Une exploration contrastée
Les interprétations des symphonies n° 11 et n° 15, ainsi que du Concerto n° 1 pour violoncelle, ont révélé les tensions inhérentes à l’œuvre de Chostakovich. Les concerts ont mis en avant le jeu solide des cuivres et des passages poignants illustrant les blessures profondes du compositeur face au régime soviétique.

Nelsons, qui fait de Chostakovich une priorité durant son mandat, a récemment terminé un marathon d’enregistrements des œuvres majeures du compositeur avec un coffret célébré par la critique.
Performances marquantes
Le violoncelle principal Blaise Déjardin et le violon solo Nathan Cole ont su captiver l’auditoire avec leurs performances brillantes. L’humour cynique de Chostakovich s’est exprimé notamment dans le premier mouvement de la symphonie n° 15, avec ses échos ironiques. Cependant, il a été noté que l’orchestre semblait parfois étouffer l’urgence expressive apportée par Ma dans certaines parties du concerto.
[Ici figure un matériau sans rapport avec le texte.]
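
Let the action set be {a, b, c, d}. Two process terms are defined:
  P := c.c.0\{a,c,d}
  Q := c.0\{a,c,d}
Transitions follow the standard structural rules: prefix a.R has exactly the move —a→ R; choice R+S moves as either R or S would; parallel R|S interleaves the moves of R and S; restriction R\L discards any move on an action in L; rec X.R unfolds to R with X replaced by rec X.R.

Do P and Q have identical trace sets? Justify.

traces(P) ≠ traces(Q) — witness ⟨cc⟩

P's transition system — 3 states:
  u0 = c.c.0\{a,c,d} :: --c--▸ u1
  u1 = c.0\{a,c,d} :: --c--▸ u2
  u2 = 0\{a,c,d} :: ∅
Q's transition system — 2 states:
  v0 = c.0\{a,c,d} :: --c--▸ v1
  v1 = 0\{a,c,d} :: ∅
Executing cc from P (initial set {u0}):
  [1] c ⇒ {u1}
  [2] c ⇒ {u2}
  P completes σ.
Executing cc from Q (initial set {v0}):
  [1] c ⇒ {v1}
  [2] c ⇒ no successor for Q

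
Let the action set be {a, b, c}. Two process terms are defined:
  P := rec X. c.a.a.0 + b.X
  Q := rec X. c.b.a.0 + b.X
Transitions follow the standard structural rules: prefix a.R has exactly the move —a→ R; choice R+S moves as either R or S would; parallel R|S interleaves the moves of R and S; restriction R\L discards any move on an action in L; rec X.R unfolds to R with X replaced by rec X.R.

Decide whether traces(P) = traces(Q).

LTS(P): 4 reachable states
  p0 = rec X. c.a.a.0 + b.X :: ··b··> p0, ··c··> p1
  p1 = a.a.0 :: ··a··> p2
  p2 = a.0 :: ··a··> p3
  p3 = 0 :: (no moves)
LTS(Q): 4 reachable states
  q0 = rec X. c.b.a.0 + b.X :: ··b··> q0, ··c··> q1
  q1 = b.a.0 :: ··b··> q2
  q2 = a.0 :: ··a··> q3
  q3 = 0 :: (no moves)
Run σ = ⟨ca⟩ on P: start {p0}
  [1] c ⇒ {p1}
  [2] a ⇒ {p2}
  P completes σ.
Run σ = ⟨ca⟩ on Q: start {q0}
  [1] c ⇒ {q1}
  [2] a ⇒ no successor for Q

traces(P) ≠ traces(Q) — witness ⟨ca⟩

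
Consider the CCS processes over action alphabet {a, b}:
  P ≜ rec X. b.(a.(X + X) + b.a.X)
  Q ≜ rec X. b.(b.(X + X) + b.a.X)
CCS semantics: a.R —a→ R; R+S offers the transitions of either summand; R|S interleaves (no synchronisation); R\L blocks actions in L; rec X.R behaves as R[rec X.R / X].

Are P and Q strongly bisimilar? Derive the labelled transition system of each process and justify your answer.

not bisimilar

Reachable graph of P (4 states):
  u0 = rec X. b.(a.(X + X) + b.a.X) :: -b-> u1
  u1 = a.((rec X. b.(a.(X + X) + b.a.X)) + (rec X. b.(a.(X + X) + b.a.X))) + b.a.(rec X. b.(a.(X + X) + b.a.X)) :: -a-> u2, -b-> u3
  u2 = (rec X. b.(a.(X + X) + b.a.X)) + (rec X. b.(a.(X + X) + b.a.X)) :: -b-> u1
  u3 = a.(rec X. b.(a.(X + X) + b.a.X)) :: -a-> u0
Reachable graph of Q (4 states):
  v0 = rec X. b.(b.(X + X) + b.a.X) :: -b-> v1
  v1 = b.((rec X. b.(b.(X + X) + b.a.X)) + (rec X. b.(b.(X + X) + b.a.X))) + b.a.(rec X. b.(b.(X + X) + b.a.X)) :: -b-> v2, -b-> v3
  v2 = (rec X. b.(b.(X + X) + b.a.X)) + (rec X. b.(b.(X + X) + b.a.X)) :: -b-> v1
  v3 = a.(rec X. b.(b.(X + X) + b.a.X)) :: -a-> v0
Coarsest stable partition (strong bisimilarity classes):
  B0 = {u0, u2}
  B1 = {u1}
  B2 = {u3}
  B3 = {v0, v2}
  B4 = {v1}
  B5 = {v3}
u0 ∈ B0, v0 ∈ B3 → different blocks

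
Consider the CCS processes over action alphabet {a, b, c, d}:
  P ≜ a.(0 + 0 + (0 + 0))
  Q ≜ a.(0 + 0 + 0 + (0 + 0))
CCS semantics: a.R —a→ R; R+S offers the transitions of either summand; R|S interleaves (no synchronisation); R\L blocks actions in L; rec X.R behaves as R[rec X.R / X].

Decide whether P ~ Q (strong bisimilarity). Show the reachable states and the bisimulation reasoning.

LTS(P): 2 reachable states
  m0 = a.(0 + 0 + (0 + 0)) :: =a=> m1
  m1 = 0 + 0 + (0 + 0) :: (no moves)
LTS(Q): 2 reachable states
  n0 = a.(0 + 0 + 0 + (0 + 0)) :: =a=> n1
  n1 = 0 + 0 + 0 + (0 + 0) :: (no moves)
Bisimilarity quotient blocks:
  B0 = {m0, n0}
  B1 = {m1, n1}
m0 ∈ B0, n0 ∈ B0 → same block

YES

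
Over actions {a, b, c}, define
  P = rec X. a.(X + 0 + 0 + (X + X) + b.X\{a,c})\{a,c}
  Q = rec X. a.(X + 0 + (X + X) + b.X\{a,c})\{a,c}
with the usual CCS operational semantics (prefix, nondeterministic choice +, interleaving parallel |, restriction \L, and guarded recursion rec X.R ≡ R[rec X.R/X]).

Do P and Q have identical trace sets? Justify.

traces(P) = traces(Q)

P's transition system — 3 states:
  m0 = rec X. a.(X + 0 + 0 + (X + X) + b.X\{a,c})\{a,c} ⊢ —a→ m1
  m1 = ((rec X. a.(X + 0 + 0 + (X + X) + b.X\{a,c})\{a,c}) + 0 + 0 + ((rec X. a.(X + 0 + 0 + (X + X) + b.X\{a,c})\{a,c}) + (rec X. a.(X + 0 + 0 + (X + X) + b.X\{a,c})\{a,c})) + b.(rec X. a.(X + 0 + 0 + (X + X) + b.X\{a,c})\{a,c})\{a,c})\{a,c} ⊢ —b→ m2
  m2 = (rec X. a.(X + 0 + 0 + (X + X) + b.X\{a,c})\{a,c})\{a,c}\{a,c} ⊢ (no moves)
Q's transition system — 3 states:
  n0 = rec X. a.(X + 0 + (X + X) + b.X\{a,c})\{a,c} ⊢ —a→ n1
  n1 = ((rec X. a.(X + 0 + (X + X) + b.X\{a,c})\{a,c}) + 0 + ((rec X. a.(X + 0 + (X + X) + b.X\{a,c})\{a,c}) + (rec X. a.(X + 0 + (X + X) + b.X\{a,c})\{a,c})) + b.(rec X. a.(X + 0 + (X + X) + b.X\{a,c})\{a,c})\{a,c})\{a,c} ⊢ —b→ n2
  n2 = (rec X. a.(X + 0 + (X + X) + b.X\{a,c})\{a,c})\{a,c}\{a,c} ⊢ (no moves)
Bisimilarity quotient blocks:
  B0 = {m0, n0}
  B1 = {m1, n1}
  B2 = {m2, n2}
m0 ∈ B0, n0 ∈ B0 → same block
Bisimilar ⇒ trace-equivalent.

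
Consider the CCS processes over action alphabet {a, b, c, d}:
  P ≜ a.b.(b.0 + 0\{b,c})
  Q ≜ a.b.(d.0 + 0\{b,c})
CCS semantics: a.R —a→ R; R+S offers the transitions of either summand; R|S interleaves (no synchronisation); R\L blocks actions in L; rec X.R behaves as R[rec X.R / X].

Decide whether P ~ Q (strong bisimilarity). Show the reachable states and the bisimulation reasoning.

P's transition system — 4 states:
  m0 = a.b.(b.0 + 0\{b,c}) :: =a=> m1
  m1 = b.(b.0 + 0\{b,c}) :: =b=> m2
  m2 = b.0 + 0\{b,c} :: =b=> m3
  m3 = 0 :: ·
Q's transition system — 4 states:
  n0 = a.b.(d.0 + 0\{b,c}) :: =a=> n1
  n1 = b.(d.0 + 0\{b,c}) :: =b=> n2
  n2 = d.0 + 0\{b,c} :: =d=> n3
  n3 = 0 :: ·
Coarsest stable partition (strong bisimilarity classes):
  B0 = {m0}
  B1 = {m1}
  B2 = {m2}
  B3 = {m3, n3}
  B4 = {n0}
  B5 = {n1}
  B6 = {n2}
m0 ∈ B0, n0 ∈ B4 → different blocks

not bisimilar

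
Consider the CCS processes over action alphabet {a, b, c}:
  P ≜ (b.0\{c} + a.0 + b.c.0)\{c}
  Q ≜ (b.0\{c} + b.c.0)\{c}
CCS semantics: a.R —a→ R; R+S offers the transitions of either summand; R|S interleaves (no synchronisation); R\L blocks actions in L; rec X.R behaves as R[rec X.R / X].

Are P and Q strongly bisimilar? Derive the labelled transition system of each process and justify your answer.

P ≁ Q

P's transition system — 4 states:
  u0 = (b.0\{c} + a.0 + b.c.0)\{c} :: —a→ u1, —b→ u2, —b→ u3
  u1 = 0\{c} :: ·
  u2 = (c.0)\{c} :: ·
  u3 = 0\{c}\{c} :: ·
Q's transition system — 3 states:
  v0 = (b.0\{c} + b.c.0)\{c} :: —b→ v1, —b→ v2
  v1 = (c.0)\{c} :: ·
  v2 = 0\{c}\{c} :: ·
Partition-refinement fixed point:
  B0 = {u0}
  B1 = {u1, u2, u3, v1, v2}
  B2 = {v0}
u0 ∈ B0, v0 ∈ B2 → different blocks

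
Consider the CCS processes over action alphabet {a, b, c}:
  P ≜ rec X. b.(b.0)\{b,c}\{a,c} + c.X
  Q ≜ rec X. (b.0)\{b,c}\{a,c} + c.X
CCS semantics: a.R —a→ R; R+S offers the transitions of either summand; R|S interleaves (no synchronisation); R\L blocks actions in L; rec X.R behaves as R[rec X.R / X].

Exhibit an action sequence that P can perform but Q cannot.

b

LTS(P): 2 reachable states
  u0 = rec X. b.(b.0)\{b,c}\{a,c} + c.X :: =b=> u1, =c=> u0
  u1 = (b.0)\{b,c}\{a,c} :: ·
LTS(Q): 1 reachable states
  v0 = rec X. (b.0)\{b,c}\{a,c} + c.X :: =c=> v0
Trace ⟨b⟩ through P, begin at {u0}:
  [1] b ⇒ {u1}
  P completes σ.
Trace ⟨b⟩ through Q, begin at {v0}:
  [1] b ⇒ ∅ (Q stuck)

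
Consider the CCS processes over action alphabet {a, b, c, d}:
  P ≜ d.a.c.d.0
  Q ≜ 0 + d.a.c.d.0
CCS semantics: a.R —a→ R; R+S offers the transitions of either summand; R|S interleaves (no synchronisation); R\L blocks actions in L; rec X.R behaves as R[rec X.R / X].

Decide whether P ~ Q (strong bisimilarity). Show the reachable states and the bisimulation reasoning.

YES

Reachable graph of P (5 states):
  m0 = d.a.c.d.0 | =d=> m1
  m1 = a.c.d.0 | =a=> m2
  m2 = c.d.0 | =c=> m3
  m3 = d.0 | =d=> m4
  m4 = 0 | stopped
Reachable graph of Q (5 states):
  n0 = 0 + d.a.c.d.0 | =d=> n1
  n1 = a.c.d.0 | =a=> n2
  n2 = c.d.0 | =c=> n3
  n3 = d.0 | =d=> n4
  n4 = 0 | stopped
Coarsest stable partition (strong bisimilarity classes):
  B0 = {m0, n0}
  B1 = {m1, n1}
  B2 = {m2, n2}
  B3 = {m3, n3}
  B4 = {m4, n4}
m0 ∈ B0, n0 ∈ B0 → same block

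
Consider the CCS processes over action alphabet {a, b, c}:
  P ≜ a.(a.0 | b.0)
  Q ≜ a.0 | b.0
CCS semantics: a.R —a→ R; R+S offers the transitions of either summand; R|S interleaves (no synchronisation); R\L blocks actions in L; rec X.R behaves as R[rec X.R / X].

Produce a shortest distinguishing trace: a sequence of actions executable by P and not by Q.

P's transition system — 5 states:
  u0 = a.(a.0 | b.0) has moves -a-> u1
  u1 = a.0 | b.0 has moves -a-> u2, -b-> u3
  u2 = 0 | b.0 has moves -b-> u4
  u3 = a.0 | 0 has moves -a-> u4
  u4 = 0 | 0 has moves (no moves)
Q's transition system — 4 states:
  v0 = a.0 | b.0 has moves -a-> v1, -b-> v2
  v1 = 0 | b.0 has moves -b-> v3
  v2 = a.0 | 0 has moves -a-> v3
  v3 = 0 | 0 has moves (no moves)
Executing aa from P (initial set {u0}):
  [1] a ⇒ {u1}
  [2] a ⇒ {u2}
  — P admits the full trace.
Executing aa from Q (initial set {v0}):
  [1] a ⇒ {v1}
  [2] a ⇒ no successor for Q

aa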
Interplay entre orchestra et solistes
La coordination entre Yo-Yo Ma et l’orchestre affichait quelques failles. Des moments où sa passion intense était atténuée par une exécution tout en brillance mais dénuée d’expressivité collective ont pu troubler certains auditeurs. Cette dynamique était également visible lors d’une lecture moins convaincante du Concerto pour piano n° 4 de Beethoven avec Mitsuko Uchida comme soliste.
Synthèse musicale
Les défis d’unir la fluidité individuelle aux exigences orchestrales sont palpables dans les œuvres jouées. La complexité émotionnelle requiert que Nelsons capitalise sur cette diversité sans sacrifier ni énergie ni confiance collective.
Malgré cela, le dernier mouvement énigmatique de la symphonie n° 15 a conclu sur une note impressionnante, offrant un moment introspectif marqué par des échos wagnériens suivis d’un silence presque méditatif.
Réflexion finale
Cette rencontre musicale témoigne non seulement d’un héritage historique mais aussi des luttes individuelles contre le poids collectif – thèmes centraux chez Chostakovich et toujours pertinents aujourd’hui dans notre compréhension du passé musical et humain.